Little bit of Bahia in São Paulo, Pão de Festa, São Paulo

What is Bahia? Well, it is more like, where is Bahia?

Bahia is a north-eastern state in Brazil bordering the Atlantic Ocean. Many travel blogs, such as Condé Nest, will argue that Bahia has some of the best beaches in Brazil. I would agree with that statement as I was fortunate to visit the area when I was younger, and I have fond memories of the beautiful coastline and the flavor-packed food.

State of Bahia

State of Bahia


The Bahian cuisine is a legacy of the Afro-Brazilian culture, where the African slaves would combine the use of local ingredients with traditions from home. Bahian dishes are often based on a foundation of; coconut cream, ginger, coriander, shrimp, spicy peppers, and dende oil. Dende oil is made from the reddish pulp of the fruit from the oil palms, such as the African oil palm Elaeis guineensis.

Oil Palm

Oil Palm


Oil Palm Fruit

Oil Palm Fruit


Now that the background is complete lets get to the our meal at Pão de Festa!
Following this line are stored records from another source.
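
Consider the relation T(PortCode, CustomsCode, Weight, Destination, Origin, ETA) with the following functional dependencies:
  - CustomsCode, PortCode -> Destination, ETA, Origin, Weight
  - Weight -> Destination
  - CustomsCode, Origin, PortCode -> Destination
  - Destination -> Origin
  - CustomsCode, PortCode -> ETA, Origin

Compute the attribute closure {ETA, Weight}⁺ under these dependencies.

Start with {ETA, Weight}.
Weight -> Destination applies; add {Destination} → now {Destination, ETA, Weight}.
Destination -> Origin applies; add {Origin} → now {Destination, ETA, Origin, Weight}.
No further FD applies.

{Destination, ETA, Origin, Weight}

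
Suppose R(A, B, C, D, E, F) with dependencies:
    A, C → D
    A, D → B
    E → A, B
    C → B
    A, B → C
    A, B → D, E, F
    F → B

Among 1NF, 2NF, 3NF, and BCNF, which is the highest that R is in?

Candidate keys: {A, B}, {A, C}, {A, D}, {A, F}, {E}. Prime attributes: {A, B, C, D, E, F}.
C → B: {C}⁺ = {B, C}, which is not all of the attributes, so the left side is not a superkey — BCNF is violated.
Since {B} ⊆ prime attributes and every other non-superkey FD also has a prime right side, the schema is in 3NF.

3NF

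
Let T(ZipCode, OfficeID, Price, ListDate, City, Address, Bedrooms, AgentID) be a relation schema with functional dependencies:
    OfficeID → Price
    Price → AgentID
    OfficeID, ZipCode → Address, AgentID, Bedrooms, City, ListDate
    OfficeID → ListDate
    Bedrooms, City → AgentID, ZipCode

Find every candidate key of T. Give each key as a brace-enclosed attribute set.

{OfficeID} never appears on the right of any FD, so every key must include it.
{OfficeID, ZipCode}⁺ = {Address, AgentID, Bedrooms, City, ListDate, OfficeID, Price, ZipCode} — all of the relation — so {OfficeID, ZipCode} is a candidate key.
{Bedrooms, City, OfficeID}⁺ = {Address, AgentID, Bedrooms, City, ListDate, OfficeID, Price, ZipCode} — all of the relation — so {Bedrooms, City, OfficeID} is a candidate key.
No proper subset of any of these is a key, and no other minimal superkey exists.

{Bedrooms, City, OfficeID}, {OfficeID, ZipCode}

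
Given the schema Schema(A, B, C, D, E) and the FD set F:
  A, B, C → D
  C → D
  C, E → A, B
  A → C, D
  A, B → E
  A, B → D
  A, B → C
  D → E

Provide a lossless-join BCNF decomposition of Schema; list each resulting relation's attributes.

{A, B, C, D}; {D, E}

Candidate keys of the original relation: {A}, {C}.
Within {A, B, C, D, E}: {D}⁺ ∩ {A, B, C, D, E} = {D, E}, not the whole set, so D → E violates BCNF; decompose into {D, E} and {A, B, C, D}.
{D, E}: every determinant is a superkey — BCNF.
{A, B, C, D}: every determinant is a superkey — BCNF.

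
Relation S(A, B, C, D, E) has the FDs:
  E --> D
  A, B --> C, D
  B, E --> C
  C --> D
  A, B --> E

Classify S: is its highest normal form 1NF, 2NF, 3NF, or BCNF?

Candidate key: {A, B}. Prime attributes: {A, B}.
For E --> D we have {E}⁺ = {D, E}; {E} is not a superkey, so BCNF fails.
Because {D} is non-prime and the left side of E --> D is not a superkey, the relation is not in 3NF.
No non-prime attribute depends on a proper subset of any candidate key, so 2NF holds.

2NF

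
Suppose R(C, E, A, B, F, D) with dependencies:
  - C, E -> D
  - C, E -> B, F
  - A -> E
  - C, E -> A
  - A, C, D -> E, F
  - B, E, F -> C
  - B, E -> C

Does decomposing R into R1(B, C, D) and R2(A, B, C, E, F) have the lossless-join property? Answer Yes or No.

No

Common attributes: {B, C}; their closure is {B, C}.
Neither R1 nor R2 is contained in that closure, so the decomposition is lossy.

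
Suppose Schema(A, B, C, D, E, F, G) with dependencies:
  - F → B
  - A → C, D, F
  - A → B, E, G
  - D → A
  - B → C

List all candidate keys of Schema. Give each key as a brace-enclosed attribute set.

{A}⁺ = {A, B, C, D, E, F, G} — all of the relation — so {A} is a candidate key.
{D}⁺ = {A, B, C, D, E, F, G} — all of the relation — so {D} is a candidate key.
These are minimal and exhaustive — every other superkey contains one of them.

{A}, {D}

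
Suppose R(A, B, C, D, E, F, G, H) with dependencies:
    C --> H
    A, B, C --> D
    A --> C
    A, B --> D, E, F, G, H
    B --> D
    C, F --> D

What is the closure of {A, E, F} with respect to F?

{A, C, D, E, F, H}

Start with {A, E, F}.
A --> C applies; add {C} → now {A, C, E, F}.
C, F --> D applies; add {D} → now {A, C, D, E, F}.
C --> H applies; add {H} → now {A, C, D, E, F, H}.
No further FD applies.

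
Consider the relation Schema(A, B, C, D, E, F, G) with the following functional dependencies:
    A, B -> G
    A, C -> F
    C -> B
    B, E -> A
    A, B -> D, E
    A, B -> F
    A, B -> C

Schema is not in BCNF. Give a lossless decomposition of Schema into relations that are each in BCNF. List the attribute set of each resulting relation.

{A, C, D, E, F, G}; {B, C}

Candidate keys of the original relation: {A, B}, {A, C}, {B, E}, {C, E}.
Within {A, B, C, D, E, F, G}: {C}⁺ ∩ {A, B, C, D, E, F, G} = {B, C}, not the whole set, so C -> B violates BCNF; decompose into {B, C} and {A, C, D, E, F, G}.
{B, C}: every determinant is a superkey — BCNF.
{A, C, D, E, F, G}: every determinant is a superkey — BCNF.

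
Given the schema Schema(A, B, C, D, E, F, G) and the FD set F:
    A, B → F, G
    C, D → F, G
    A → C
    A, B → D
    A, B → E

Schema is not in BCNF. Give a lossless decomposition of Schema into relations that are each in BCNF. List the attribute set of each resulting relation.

{A, B, D, E}; {A, C}; {C, D, F, G}

Candidate key of the original relation: {A, B}.
{A, B, C, D, E, F, G}: {C, D} determines {C, D, F, G} here but is not a superkey — split on C, D → F, G, giving {C, D, F, G} and {A, B, C, D, E}.
{C, D, F, G} is in BCNF.
{A, B, C, D, E}: {A} determines {A, C} here but is not a superkey — split on A → C, giving {A, C} and {A, B, D, E}.
{A, C} is in BCNF.
{A, B, D, E} is in BCNF.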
Pão de Festa is a small unassuming restaurant in São Paulo. The walls were brightly colored with Bahian-inspired decor. But aside from the bright decor the restaurant was modest in size and grandeur. If it wasn’t for the metropolitan background, this restaurant could easily be found in a sleepy fish-town of Bahia.

When we arrived, there was a large group monopolizing most of the tables, but luckily we were able to grab a table for the 5 of us. Grace, my step-mother, knows the owner and the cuisine, so she was in charge of ordering.

Guess what got ordered first??

Caipirinha and beer 🙂


Then we started with Acarajé. They look like hushpuppies, but instead of cornmeal they are made from pealed black eyes peas and fried in none other than DENDE OIL. The acarajé is served with vatapá, tomato salad, and dried shrimp. Vatapá, texturally, reminded me a refried beans, but the flavor was totally different. Think subtle, salty, and creamy. It is made from bread, shrimp, coconut milk, finely ground peanuts, and dende oil mashed into a creamy paste.  I was told the best way to eat acarajé is to cut in in half and assemble it with the toppings. Did I eat the dried shrimp? No. Should I have? Yes. I try to live under the motto of “eat everything”, but sometimes I lack the courage to try something outside my comfort zone.


While we were still munching on the acarajé, the Carne de Sol arrived (we had this at Mocotó as well). Once again, the dish fell victim to my stomach and hunger before I remembered to snap a photo, oops. I didn’t manage to get one of Dad finishing his, hence the somewhat blurry photo. The meat was salty with a crunchy caramelized exterior, while the sautéed onions added crunch and a little bit of sweetness.

I need to mention the two hot sauces that accompanied this meal (picture below). You would think the green one would be more mild as compared to the red one, right?!? BUT NO! The green one WAS SO SPICY. It caught my poor grandmother off guard and she was coughing for a couple minutes. Just a warning, know you spice tolerance and proceed cautiously!




Still hungry, we ordered a traditional Bahian dish Moqueca. I didn’t know until the dish arrived, but they had ordered Moqueca with siri mole.

Siri mole = soft shell crab

I am not going to lie I was super nervous to try this dish. Soft shell crab definitely scares me. The idea of eating everything, freaks me out! It is like eating a spider, creepy.



But I am SO glad that I tried this, because it was SO good! Moqueca may look like a curry, but that is just the dende oil giving it the vibrant yellow color. The stew is made with coconut milk, tomatoes,onion, garlic, and coriander . I cut everything up really tiny, because I am werid and the legs were freaking me out, and ate it along with rice and farofa (manioc flour with dende oil). The rice and farofa are essential because they soak up the delicious stew broth. This stew is by no means heavy, the coconut milk and tomatoes keep it light, while the dende oil, spicy peppers, and coriander pack a punch of flavor.


As you can tell we thoroughly enjoyed everything!


So, If you are in São Paulo and can’t make it up to Bahia, stop by Pão de Festa for some traditional coastal food within the heart of a metropolitan city.



Love always, Arianna the Wandering Pipette


Click photos for website source! 🙂

4 thoughts on “Little bit of Bahia in São Paulo, Pão de Festa, São Paulo

  1. Plain and simply the best Bahian food spot in Sao Paulo!

    Relaxed atmosphere (hey, it´s basically a garage and a living room) with honest prices.
    You may even get lucky and chat with Carlos and Suely, the friendly owners.

    Go for it.

  2. I live in Bahia and when in São Paulo, love going to Pão de Festa, not only to eat its delicious, perfect food, but also to enjoy its casual and cozy ambiance. The small breads they cook are divine, too!